All School District 67 Skaha Okanagan trustees in attendance participated in sessions focused on leadership or governance.

In early December, board of education trustees, administrators and educators from across the province of British Columbia, Canada and many other countries gathered together to share best practices at a “Learning Forward” conference in Vancouver.

Each of the participants were able to choose from an amazing offering of presentations, keynote speakers and sessions in our professional area of interest.

All School District 67 Skaha Okanagan trustees in attendance participated in sessions focused on leadership or governance.

My personal favourite was a day spent with Bruce Wellman and Laura Lipton of MiraVia on “Developing Communities of Thought: Enhancing Social Capital.”

Throughout the day participants asked ourselves and shared our views on the structures, goals and assets that our organizations bring to the educational community table.

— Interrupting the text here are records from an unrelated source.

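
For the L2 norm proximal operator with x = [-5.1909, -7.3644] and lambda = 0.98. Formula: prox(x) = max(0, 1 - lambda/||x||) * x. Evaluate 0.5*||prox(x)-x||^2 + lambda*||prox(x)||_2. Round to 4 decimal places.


Step 1: Compute ||x||.
||x|| = 9.01
Step 2: Compute scaling factor.
scale = max(0, 1 - 0.98/9.01) = 0.8912
Step 3: prox(x) = [-4.6263, -6.5634]
||prox(x)|| = 8.03
Step 4: Proximal objective.
0.5*||prox-x||^2 = 0.4802
lambda*||prox|| = 7.8694
Total = 8.3496


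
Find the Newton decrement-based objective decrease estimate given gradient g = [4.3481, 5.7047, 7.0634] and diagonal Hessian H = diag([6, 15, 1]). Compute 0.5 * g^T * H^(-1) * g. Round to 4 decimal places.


Step 1: H is diagonal, so H^(-1) * g = [0.7247, 0.3803, 7.0634].
Step 2: g^T H^(-1) g = sum_i g_i^2 / H_ii
  = (4.3481)^2/6 + (5.7047)^2/15 + (7.0634)^2/1
  = 3.151 + 2.1696 + 49.8916 = 55.2122
Step 3: Objective decrease = 0.5 * g^T H^(-1) g = 27.6061


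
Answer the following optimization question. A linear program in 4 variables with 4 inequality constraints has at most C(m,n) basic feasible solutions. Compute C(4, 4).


Each vertex corresponds to some choice of n active constraints out of m, so the number of vertices is at most C(m, n) = m! / (n!(m-n)!).
m = 4, n = 4
Numerator: 4 * 3 * 2 * 1
Denominator: 4! = 24
C(4, 4) = 1


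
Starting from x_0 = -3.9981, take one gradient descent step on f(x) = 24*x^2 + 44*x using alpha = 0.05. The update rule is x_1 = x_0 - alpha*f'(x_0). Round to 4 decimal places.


We compute the gradient at x_0 and apply the update.
f'(x) = 48*x + 44
f'(-3.9981) = 48*-3.9981 + 44 = -147.9088
x_1 = -3.9981 - 0.05*-147.9088 = 3.3973


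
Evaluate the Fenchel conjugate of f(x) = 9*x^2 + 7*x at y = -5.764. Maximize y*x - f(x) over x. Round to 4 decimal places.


f*(y) = sup_x {y*x - a*x^2 - b*x} = sup_x {(y-b)*x - a*x^2}
FOC: (y - b) - 2a*x = 0 => x* = (y - b)/(2a)
x* = (-5.764 - 7)/(2*9) = -0.7091
f*(-5.764) = (y-b)^2/(4a) = (-5.764 - 7)^2/(4*9)
= 162.9197/36 = 4.5255


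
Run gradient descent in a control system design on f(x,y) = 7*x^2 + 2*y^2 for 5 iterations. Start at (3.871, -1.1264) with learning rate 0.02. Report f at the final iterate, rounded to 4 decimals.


Gradient descent on f(x,y) = 7*x^2 + 2*y^2.
Starting point: (3.871, -1.1264), alpha = 0.02
Step 1: grad_x = 2*7*3.871 = 54.194, grad_y = 2*2*-1.1264 = -4.5056
  x_1 = 3.871 - 0.02*54.194 = 2.7871
  y_1 = -1.1264 - 0.02*-4.5056 = -1.0363
Step 2: grad_x = 2*7*2.7871 = 39.0197, grad_y = 2*2*-1.0363 = -4.1452
  x_2 = 2.7871 - 0.02*39.0197 = 2.0067
  y_2 = -1.0363 - 0.02*-4.1452 = -0.9534
Step 3: grad_x = 2*7*2.0067 = 28.0942, grad_y = 2*2*-0.9534 = -3.8135
  x_3 = 2.0067 - 0.02*28.0942 = 1.4448
  y_3 = -0.9534 - 0.02*-3.8135 = -0.8771
Step 4: grad_x = 2*7*1.4448 = 20.2278, grad_y = 2*2*-0.8771 = -3.5085
  x_4 = 1.4448 - 0.02*20.2278 = 1.0403
  y_4 = -0.8771 - 0.02*-3.5085 = -0.8069
Step 5: grad_x = 2*7*1.0403 = 14.564, grad_y = 2*2*-0.8069 = -3.2278
  x_5 = 1.0403 - 0.02*14.564 = 0.749
  y_5 = -0.8069 - 0.02*-3.2278 = -0.7424
f(0.749, -0.7424) = 7*0.749^2 + 2*(-0.7424)^2 = 5.0294


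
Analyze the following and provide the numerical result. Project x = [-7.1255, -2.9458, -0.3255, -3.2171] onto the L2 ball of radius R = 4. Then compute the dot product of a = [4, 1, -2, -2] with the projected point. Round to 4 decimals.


Step 1: Compute ||x|| (intermediates to 6 decimals).
||x|| = sqrt((-7.1255)^2 + (-2.9458)^2 + (-0.3255)^2 + (-3.2171)^2) = 8.360991
Step 2: Project.
Since ||x|| > R, scale = R/||x|| = 4/8.360991 = 0.478412, proj(x) = scale * x
proj(x) = [-3.408925, -1.409306, -0.155723, -1.539099]
Step 3: Dot product.
a^T * proj(x) = 4*(-3.408925) + 1*(-1.409306) - 2*(-0.155723) - 2*(-1.539099) = -11.6554


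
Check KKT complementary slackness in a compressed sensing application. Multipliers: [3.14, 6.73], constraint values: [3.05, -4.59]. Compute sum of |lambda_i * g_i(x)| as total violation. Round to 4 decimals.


KKT complementary slackness check:
lambda_1 * g_1 = 3.14 * 3.05 = 9.577
lambda_2 * g_2 = 6.73 * -4.59 = -30.8907
Total violation = 9.577 + 30.8907 = 40.4677


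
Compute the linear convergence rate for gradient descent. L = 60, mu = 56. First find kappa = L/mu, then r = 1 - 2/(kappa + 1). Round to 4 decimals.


Step 1: Compute the condition number.
kappa = L/mu = 60/56 = 1.0714
Step 2: Compute the convergence rate.
r = 1 - 2/(kappa + 1) = 1 - 2*mu/(L + mu) = (L - mu)/(L + mu) = 4/116 = 0.0345


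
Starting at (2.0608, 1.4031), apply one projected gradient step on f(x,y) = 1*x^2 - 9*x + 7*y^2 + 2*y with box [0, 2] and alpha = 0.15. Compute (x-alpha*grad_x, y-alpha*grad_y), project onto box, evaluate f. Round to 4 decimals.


Step 1: Compute gradient at (2.0608, 1.4031).
grad_x = 2*1*2.0608 - 9 = -4.8784
grad_y = 2*7*1.4031 + 2 = 21.6434
Step 2: Gradient step.
x_raw = 2.0608 - 0.15*-4.8784 = 2.7926
y_raw = 1.4031 - 0.15*21.6434 = -1.8434
Step 3: Project onto [0, 2].
x_proj = clip(2.7926) = 2.0
y_proj = clip(-1.8434) = 0.0
Step 4: Evaluate f.
f(2.0, 0.0) = -14.0


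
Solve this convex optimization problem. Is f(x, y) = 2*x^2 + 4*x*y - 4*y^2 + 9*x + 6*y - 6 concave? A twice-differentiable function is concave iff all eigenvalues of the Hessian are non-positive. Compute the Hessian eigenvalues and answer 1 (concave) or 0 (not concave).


The Hessian of f(x,y) = 2*x^2 + 4*x*y - 4*y^2 + 9*x + 6*y - 6 is:
H = [[4, 4], [4, -8]]
Trace = 4 - 8 = -4
Determinant = 4*-8 - (4)^2 = -48
Discriminant = (-4)^2 - 4*-48 = 208.0
Eigenvalues: lambda_1 = -9.2111, lambda_2 = 5.2111
The function is not concave.

0


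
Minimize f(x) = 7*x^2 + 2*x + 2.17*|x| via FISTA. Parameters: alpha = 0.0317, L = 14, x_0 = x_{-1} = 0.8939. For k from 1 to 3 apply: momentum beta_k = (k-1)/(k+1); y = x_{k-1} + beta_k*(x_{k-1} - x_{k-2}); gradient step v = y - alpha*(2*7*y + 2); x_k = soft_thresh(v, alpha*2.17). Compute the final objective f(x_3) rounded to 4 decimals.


FISTA on f(x) = 7*x^2 + 2*x + 2.17*|x|
L = 14, alpha = 0.0317
Iteration 1: beta = 0.0, y = 0.8939 + 0.0*(0.8939 - 0.8939) = 0.8939
  grad(y) = 14.5146, v = y - alpha*grad = 0.4338
  prox(v) = soft_thresh(0.4338, 0.0688) = 0.365
Iteration 2: beta = 0.3333, y = 0.365 + 0.3333*(0.365 - 0.8939) = 0.1887
  grad(y) = 4.6418, v = y - alpha*grad = 0.0416
  prox(v) = soft_thresh(0.0416, 0.0688) = 0.0
Iteration 3: beta = 0.5, y = 0.0 + 0.5*(0.0 - 0.365) = -0.1825
  grad(y) = -0.555, v = y - alpha*grad = -0.1649
  prox(v) = soft_thresh(-0.1649, 0.0688) = -0.0961
f(x_3) = 7*(-0.0961)^2 + 2*(-0.0961) + 2.17*|-0.0961| = 0.081


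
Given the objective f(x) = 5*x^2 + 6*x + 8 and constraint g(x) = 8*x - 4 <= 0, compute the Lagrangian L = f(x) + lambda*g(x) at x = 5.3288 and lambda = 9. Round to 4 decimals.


Step 1: Evaluate f(x).
f(5.3288) = 5*5.3288^2 + 6*5.3288 + 8 = 181.9533
Step 2: Evaluate g(x).
g(5.3288) = 8*5.3288 - 4 = 38.6304
Step 3: Compute Lagrangian.
L = 181.9533 + 9*38.6304 = 529.6269


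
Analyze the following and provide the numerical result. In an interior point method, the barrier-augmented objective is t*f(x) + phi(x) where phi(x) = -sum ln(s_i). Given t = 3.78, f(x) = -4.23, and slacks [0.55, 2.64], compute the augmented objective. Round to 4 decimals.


Step 1: Compute log-barrier.
ln values: [-0.5978, 0.9708]
phi = -(-0.5978 + 0.9708) = -0.3729
Step 2: Compute augmented objective.
t*f(x) = 3.78*-4.23 = -15.9894
Total = -15.9894 - 0.3729 = -16.3623


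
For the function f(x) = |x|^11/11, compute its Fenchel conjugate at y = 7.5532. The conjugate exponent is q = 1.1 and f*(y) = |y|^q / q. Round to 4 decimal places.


The conjugate exponent q satisfies 1/p + 1/q = 1.
p = 11, so q = 11/(11 - 1) = 1.1
|y|^q = 7.5532^1.1 = 9.2458
f*(7.5532) = 9.2458 / 1.1 = 8.4053


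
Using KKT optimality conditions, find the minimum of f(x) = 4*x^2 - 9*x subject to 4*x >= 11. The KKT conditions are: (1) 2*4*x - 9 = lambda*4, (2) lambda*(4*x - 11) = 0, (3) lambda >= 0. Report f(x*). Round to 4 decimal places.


Step 1: Try lambda = 0 (constraint inactive).
x_unc = 9/(2*4) = 1.125
Check: 4*1.125 = 4.5 < 11 -- violated!
Step 2: Constraint must be active: 4*x = 11
x* = 11/4 = 2.75
lambda = (2*4*2.75 - 9)/4 = 3.25
Step 3: Compute optimal value.
f(x*) = 4*2.75^2 - 9*2.75 = 5.5


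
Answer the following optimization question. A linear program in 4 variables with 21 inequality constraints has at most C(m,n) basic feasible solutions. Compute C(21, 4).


Each vertex corresponds to some choice of n active constraints out of m, so the number of vertices is at most C(m, n) = m! / (n!(m-n)!).
m = 21, n = 4
Numerator: 21 * 20 * 19 * 18
Denominator: 4! = 24
C(21, 4) = 5985


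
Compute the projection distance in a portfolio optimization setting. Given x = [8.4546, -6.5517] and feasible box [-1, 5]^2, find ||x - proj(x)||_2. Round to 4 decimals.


Project each component onto [-1, 5].
clip(8.4546) = 5.0, clip(-6.5517) = -1.0
Projection = [5.0, -1.0]
Squared diffs: [11.9343, 30.8214]
Distance = sqrt(42.7557) = 6.5388


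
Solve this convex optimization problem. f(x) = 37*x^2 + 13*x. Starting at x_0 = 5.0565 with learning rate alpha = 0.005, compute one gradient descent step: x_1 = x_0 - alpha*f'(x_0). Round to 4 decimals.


We compute the gradient at x_0 and apply the update.
f'(x) = 74*x + 13
f'(5.0565) = 74*5.0565 + 13 = 387.181
x_1 = 5.0565 - 0.005*387.181 = 3.1206


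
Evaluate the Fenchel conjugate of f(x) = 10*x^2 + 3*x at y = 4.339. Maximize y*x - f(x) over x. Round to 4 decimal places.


f*(y) = sup_x {y*x - a*x^2 - b*x} = sup_x {(y-b)*x - a*x^2}
FOC: (y - b) - 2a*x = 0 => x* = (y - b)/(2a)
x* = (4.339 - 3)/(2*10) = 0.067
f*(4.339) = (y-b)^2/(4a) = (4.339 - 3)^2/(4*10)
= 1.7929/40 = 0.0448


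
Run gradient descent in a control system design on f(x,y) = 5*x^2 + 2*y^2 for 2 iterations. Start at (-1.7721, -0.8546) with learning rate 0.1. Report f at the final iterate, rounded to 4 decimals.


Gradient descent on f(x,y) = 5*x^2 + 2*y^2.
Starting point: (-1.7721, -0.8546), alpha = 0.1
Step 1: grad_x = 2*5*-1.7721 = -17.721, grad_y = 2*2*-0.8546 = -3.4184
  x_1 = -1.7721 - 0.1*-17.721 = 0.0
  y_1 = -0.8546 - 0.1*-3.4184 = -0.5128
Step 2: grad_x = 2*5*0.0 = 0.0, grad_y = 2*2*-0.5128 = -2.051
  x_2 = 0.0 - 0.1*0.0 = 0.0
  y_2 = -0.5128 - 0.1*-2.051 = -0.3077
f(0.0, -0.3077) = 5*0.0^2 + 2*(-0.3077)^2 = 0.1893


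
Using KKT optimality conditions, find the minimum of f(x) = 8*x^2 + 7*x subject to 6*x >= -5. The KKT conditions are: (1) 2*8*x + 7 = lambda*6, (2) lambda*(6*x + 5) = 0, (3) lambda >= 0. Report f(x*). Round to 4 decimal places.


Step 1: Try lambda = 0 (constraint inactive).
Stationarity: 2*8*x + 7 = 0
x* = -7/(2*8) = -0.4375
Check constraint: 6*-0.4375 = -2.625 >= -5 -- satisfied.
Step 2: Compute optimal value.
f(x*) = 8*(-0.4375)^2 + 7*(-0.4375) = -1.5313


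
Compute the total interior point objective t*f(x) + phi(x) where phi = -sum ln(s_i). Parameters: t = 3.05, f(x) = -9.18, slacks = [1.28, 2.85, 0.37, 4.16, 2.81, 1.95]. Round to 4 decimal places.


Step 1: Compute log-barrier.
ln values: [0.2469, 1.0473, -0.9943, 1.4255, 1.0332, 0.6678]
phi = -(0.2469 + 1.0473 - 0.9943 + 1.4255 + 1.0332 + 0.6678) = -3.4265
Step 2: Compute augmented objective.
t*f(x) = 3.05*-9.18 = -27.999
Total = -27.999 - 3.4265 = -31.4255


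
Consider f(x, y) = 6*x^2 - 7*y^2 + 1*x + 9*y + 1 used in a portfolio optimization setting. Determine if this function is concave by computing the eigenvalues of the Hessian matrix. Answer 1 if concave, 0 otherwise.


The Hessian of f(x,y) = 6*x^2 - 7*y^2 + 1*x + 9*y + 1 is:
H = [[12, 0], [0, -14]]
Trace = 12 - 14 = -2
Determinant = 12*-14 - (0)^2 = -168
Discriminant = (-2)^2 - 4*-168 = 676.0
Eigenvalues: lambda_1 = -14.0, lambda_2 = 12.0
The function is not concave.

0


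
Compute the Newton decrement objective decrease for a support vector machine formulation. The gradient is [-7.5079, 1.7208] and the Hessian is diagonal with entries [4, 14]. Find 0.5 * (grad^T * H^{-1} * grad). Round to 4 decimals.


Step 1: H is diagonal, so H^(-1) * g = [-1.877, 0.1229].
Step 2: g^T H^(-1) g = sum_i g_i^2 / H_ii
  = (-7.5079)^2/4 + (1.7208)^2/14
  = 14.0921 + 0.2115 = 14.3037
Step 3: Objective decrease = 0.5 * g^T H^(-1) g = 7.1518


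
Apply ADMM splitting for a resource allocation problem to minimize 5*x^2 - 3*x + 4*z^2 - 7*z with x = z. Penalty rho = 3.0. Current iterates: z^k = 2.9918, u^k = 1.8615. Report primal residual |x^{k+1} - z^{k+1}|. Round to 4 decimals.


ADMM iteration with rho = 3.0, z^k = 2.9918, u^k = 1.8615
Step 1: x-update.
Minimize 5*x^2 - 3*x + (3.0/2)*(x - 2.9918 + 1.8615)^2
FOC: (2*5 + 3.0)*x = 3 + 3.0*(2.9918 - 1.8615)
x^{k+1} = 0.4916
Step 2: z-update.
Minimize 4*z^2 - 7*z + (3.0/2)*(0.4916 - z + 1.8615)^2
FOC: (2*4 + 3.0)*z = 7 + 3.0*(0.4916 + 1.8615)
z^{k+1} = 1.2781
Step 3: u-update.
u^{k+1} = 1.8615 + 0.4916 - 1.2781 = 1.075
Step 4: Primal residual = |0.4916 - 1.2781| = 0.7865


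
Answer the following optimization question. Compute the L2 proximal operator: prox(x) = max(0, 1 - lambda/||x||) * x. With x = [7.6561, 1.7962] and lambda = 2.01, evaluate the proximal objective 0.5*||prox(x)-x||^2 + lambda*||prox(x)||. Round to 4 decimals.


Step 1: Compute ||x||.
||x|| = 7.864
Step 2: Compute scaling factor.
scale = max(0, 1 - 2.01/7.864) = 0.7444
Step 3: prox(x) = [5.6992, 1.3371]
||prox(x)|| = 5.854
Step 4: Proximal objective.
0.5*||prox-x||^2 = 2.0201
lambda*||prox|| = 11.7665
Total = 13.7866


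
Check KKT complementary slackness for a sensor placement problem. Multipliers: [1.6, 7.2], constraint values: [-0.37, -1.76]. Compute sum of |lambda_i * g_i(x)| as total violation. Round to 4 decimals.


KKT complementary slackness check:
lambda_1 * g_1 = 1.6 * -0.37 = -0.592
lambda_2 * g_2 = 7.2 * -1.76 = -12.672
Total violation = 0.592 + 12.672 = 13.264


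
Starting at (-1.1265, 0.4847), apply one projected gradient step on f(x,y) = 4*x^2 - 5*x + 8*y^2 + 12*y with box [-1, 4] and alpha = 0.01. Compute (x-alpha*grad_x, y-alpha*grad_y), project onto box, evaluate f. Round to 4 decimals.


Step 1: Compute gradient at (-1.1265, 0.4847).
grad_x = 2*4*-1.1265 - 5 = -14.012
grad_y = 2*8*0.4847 + 12 = 19.7552
Step 2: Gradient step.
x_raw = -1.1265 - 0.01*-14.012 = -0.9864
y_raw = 0.4847 - 0.01*19.7552 = 0.2871
Step 3: Project onto [-1, 4].
x_proj = clip(-0.9864) = -0.9864
y_proj = clip(0.2871) = 0.2871
Step 4: Evaluate f.
f(-0.9864, 0.2871) = 12.9291


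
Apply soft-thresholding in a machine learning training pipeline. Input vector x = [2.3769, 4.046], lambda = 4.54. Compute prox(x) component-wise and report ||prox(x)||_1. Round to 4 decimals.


Soft-thresholding with lambda = 4.54:
prox(2.3769) = sign(2.3769)*max(|2.3769| - 4.54, 0) = 0.0
prox(4.046) = sign(4.046)*max(|4.046| - 4.54, 0) = 0.0
prox(x) = [0.0, 0.0]
||prox(x)||_1 = 0.0 + 0.0 = 0.0


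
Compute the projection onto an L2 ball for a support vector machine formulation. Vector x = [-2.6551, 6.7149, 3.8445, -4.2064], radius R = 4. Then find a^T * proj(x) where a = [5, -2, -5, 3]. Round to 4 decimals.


Step 1: Compute ||x|| (intermediates to 6 decimals).
||x|| = sqrt((-2.6551)^2 + 6.7149^2 + 3.8445^2 + (-4.2064)^2) = 9.198555
Step 2: Project.
Since ||x|| > R, scale = R/||x|| = 4/9.198555 = 0.434851, proj(x) = scale * x
proj(x) = [-1.154573, 2.919981, 1.671785, -1.829157]
Step 3: Dot product.
a^T * proj(x) = 5*(-1.154573) - 2*2.919981 - 5*1.671785 + 3*(-1.829157) = -25.4592


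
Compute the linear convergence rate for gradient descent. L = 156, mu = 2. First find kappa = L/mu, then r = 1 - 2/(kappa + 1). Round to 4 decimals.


Step 1: Compute the condition number.
kappa = L/mu = 156/2 = 78.0
Step 2: Compute the convergence rate.
r = 1 - 2/(kappa + 1) = 1 - 2*mu/(L + mu) = (L - mu)/(L + mu) = 154/158 = 0.9747


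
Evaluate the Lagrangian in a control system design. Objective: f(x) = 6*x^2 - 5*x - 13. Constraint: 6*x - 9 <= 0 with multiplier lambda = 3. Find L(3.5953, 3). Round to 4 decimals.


Step 1: Evaluate f(x).
f(3.5953) = 6*3.5953^2 - 5*3.5953 - 13 = 46.5806
Step 2: Evaluate g(x).
g(3.5953) = 6*3.5953 - 9 = 12.5718
Step 3: Compute Lagrangian.
L = 46.5806 + 3*12.5718 = 84.296


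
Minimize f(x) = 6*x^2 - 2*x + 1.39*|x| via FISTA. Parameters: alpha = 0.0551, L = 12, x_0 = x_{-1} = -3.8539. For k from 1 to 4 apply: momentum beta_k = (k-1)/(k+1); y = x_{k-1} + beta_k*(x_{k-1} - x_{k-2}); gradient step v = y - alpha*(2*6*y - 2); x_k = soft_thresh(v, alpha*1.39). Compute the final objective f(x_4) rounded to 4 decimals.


FISTA on f(x) = 6*x^2 - 2*x + 1.39*|x|
L = 12, alpha = 0.0551
Iteration 1: beta = 0.0, y = -3.8539 + 0.0*(-3.8539 + 3.8539) = -3.8539
  grad(y) = -48.2468, v = y - alpha*grad = -1.1955
  prox(v) = soft_thresh(-1.1955, 0.0766) = -1.1189
Iteration 2: beta = 0.3333, y = -1.1189 + 0.3333*(-1.1189 + 3.8539) = -0.2072
  grad(y) = -4.487, v = y - alpha*grad = 0.04
  prox(v) = soft_thresh(0.04, 0.0766) = 0.0
Iteration 3: beta = 0.5, y = 0.0 + 0.5*(0.0 + 1.1189) = 0.5595
  grad(y) = 4.7135, v = y - alpha*grad = 0.2997
  prox(v) = soft_thresh(0.2997, 0.0766) = 0.2232
Iteration 4: beta = 0.6, y = 0.2232 + 0.6*(0.2232 - 0.0) = 0.357
  grad(y) = 2.2846, v = y - alpha*grad = 0.2312
  prox(v) = soft_thresh(0.2312, 0.0766) = 0.1546
f(x_4) = 6*0.1546^2 - 2*0.1546 + 1.39*|0.1546| = 0.0491


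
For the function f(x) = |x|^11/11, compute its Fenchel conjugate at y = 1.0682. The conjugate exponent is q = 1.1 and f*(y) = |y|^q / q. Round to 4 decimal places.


The conjugate exponent q satisfies 1/p + 1/q = 1.
p = 11, so q = 11/(11 - 1) = 1.1
|y|^q = 1.0682^1.1 = 1.0753
f*(1.0682) = 1.0753 / 1.1 = 0.9775


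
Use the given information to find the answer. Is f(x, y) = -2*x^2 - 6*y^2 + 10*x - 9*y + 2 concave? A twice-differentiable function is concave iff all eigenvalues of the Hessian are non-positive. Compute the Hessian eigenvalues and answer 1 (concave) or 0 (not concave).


The Hessian of f(x,y) = -2*x^2 - 6*y^2 + 10*x - 9*y + 2 is:
H = [[-4, 0], [0, -12]]
Trace = -4 - 12 = -16
Determinant = -4*-12 - (0)^2 = 48
Discriminant = (-16)^2 - 4*48 = 64.0
Eigenvalues: lambda_1 = -12.0, lambda_2 = -4.0
The function is concave.

1


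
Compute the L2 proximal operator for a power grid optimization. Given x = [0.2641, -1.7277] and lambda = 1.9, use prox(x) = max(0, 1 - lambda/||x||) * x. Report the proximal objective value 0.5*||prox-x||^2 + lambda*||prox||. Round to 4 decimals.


Step 1: Compute ||x||.
||x|| = 1.7478
Step 2: Compute scaling factor.
scale = max(0, 1 - 1.9/1.7478) = 0.0
Step 3: prox(x) = [0.0, -0.0]
||prox(x)|| = 0.0
Step 4: Proximal objective.
0.5*||prox-x||^2 = 1.5273
lambda*||prox|| = 0.0
Total = 1.5273


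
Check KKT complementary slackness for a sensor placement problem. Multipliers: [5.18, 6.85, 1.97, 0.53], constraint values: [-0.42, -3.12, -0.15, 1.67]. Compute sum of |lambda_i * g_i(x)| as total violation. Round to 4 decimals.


KKT complementary slackness check:
lambda_1 * g_1 = 5.18 * -0.42 = -2.1756
lambda_2 * g_2 = 6.85 * -3.12 = -21.372
lambda_3 * g_3 = 1.97 * -0.15 = -0.2955
lambda_4 * g_4 = 0.53 * 1.67 = 0.8851
Total violation = 2.1756 + 21.372 + 0.2955 + 0.8851 = 24.7282


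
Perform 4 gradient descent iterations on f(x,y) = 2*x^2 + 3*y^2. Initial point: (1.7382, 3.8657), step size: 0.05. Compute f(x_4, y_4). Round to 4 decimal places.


Gradient descent on f(x,y) = 2*x^2 + 3*y^2.
Starting point: (1.7382, 3.8657), alpha = 0.05
Step 1: grad_x = 2*2*1.7382 = 6.9528, grad_y = 2*3*3.8657 = 23.1942
  x_1 = 1.7382 - 0.05*6.9528 = 1.3906
  y_1 = 3.8657 - 0.05*23.1942 = 2.706
Step 2: grad_x = 2*2*1.3906 = 5.5622, grad_y = 2*3*2.706 = 16.2359
  x_2 = 1.3906 - 0.05*5.5622 = 1.1124
  y_2 = 2.706 - 0.05*16.2359 = 1.8942
Step 3: grad_x = 2*2*1.1124 = 4.4498, grad_y = 2*3*1.8942 = 11.3652
  x_3 = 1.1124 - 0.05*4.4498 = 0.89
  y_3 = 1.8942 - 0.05*11.3652 = 1.3259
Step 4: grad_x = 2*2*0.89 = 3.5598, grad_y = 2*3*1.3259 = 7.9556
  x_4 = 0.89 - 0.05*3.5598 = 0.712
  y_4 = 1.3259 - 0.05*7.9556 = 0.9282
f(0.712, 0.9282) = 2*0.712^2 + 3*0.9282^2 = 3.5982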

At the beginning of this session each of us had to examine the structure of our “community of learning” table. In School District 67, trustees are elected (four-year terms) with the straightforward mandate of providing the best public education opportunities for each and every student within a balanced budget.

Our Minister of Education publicly clarified that mandate in his Nov. 28 visit to our school district.

In School District 67 and throughout the province of British Columbia, boards of education continually strive to achieve this goal by implementing programs, services and resources that support the needs of the greatest number of students in their districts with the funding that is received from the provincial government.

It was an excellent exercise to spend time clarifying this as the overarching and primary goal of B.C. boards of education.

However, in speaking with my table mates over the day it was apparent that trustees and administrators in other jurisdictions around the world are not able to provide this type of equitable education.

Particularly in the United States; public education in their districts is dependent on the level of taxation and economy of each district.

Furthermore in British Columbia although trustees are required to establish “catchment areas” for each school we also have “Choice and Flexibility” legislation (Policy #305 in School District 67) which allows for parents or guardians to transfer their child or children to a school of their choice, if there is space. In the United States this is not the case and students are never allowed cross-boundary transfers in the public education system.

From that point, participants examined the assets in each of our educational communities.

The base premise was that each individual in the community knows precisely what their role and responsibility is.

The conversation grew to include the value of collaboration over common goals, objectives and the accountability that grows out of co-creating a strategic plan.

The strategic plan then supports the “community of learning” collective vision for the work that needs to be done in order to continue to move the entire community forward. The professional relationships built in this collaborative or co-creative way mark the “social contract” made by boards of education that our “community of learning” should be viewed as being a cohesive group of trusted and skilled leaders.

Linda Van Alphen is the chair of the Okanagan Skaha School Board.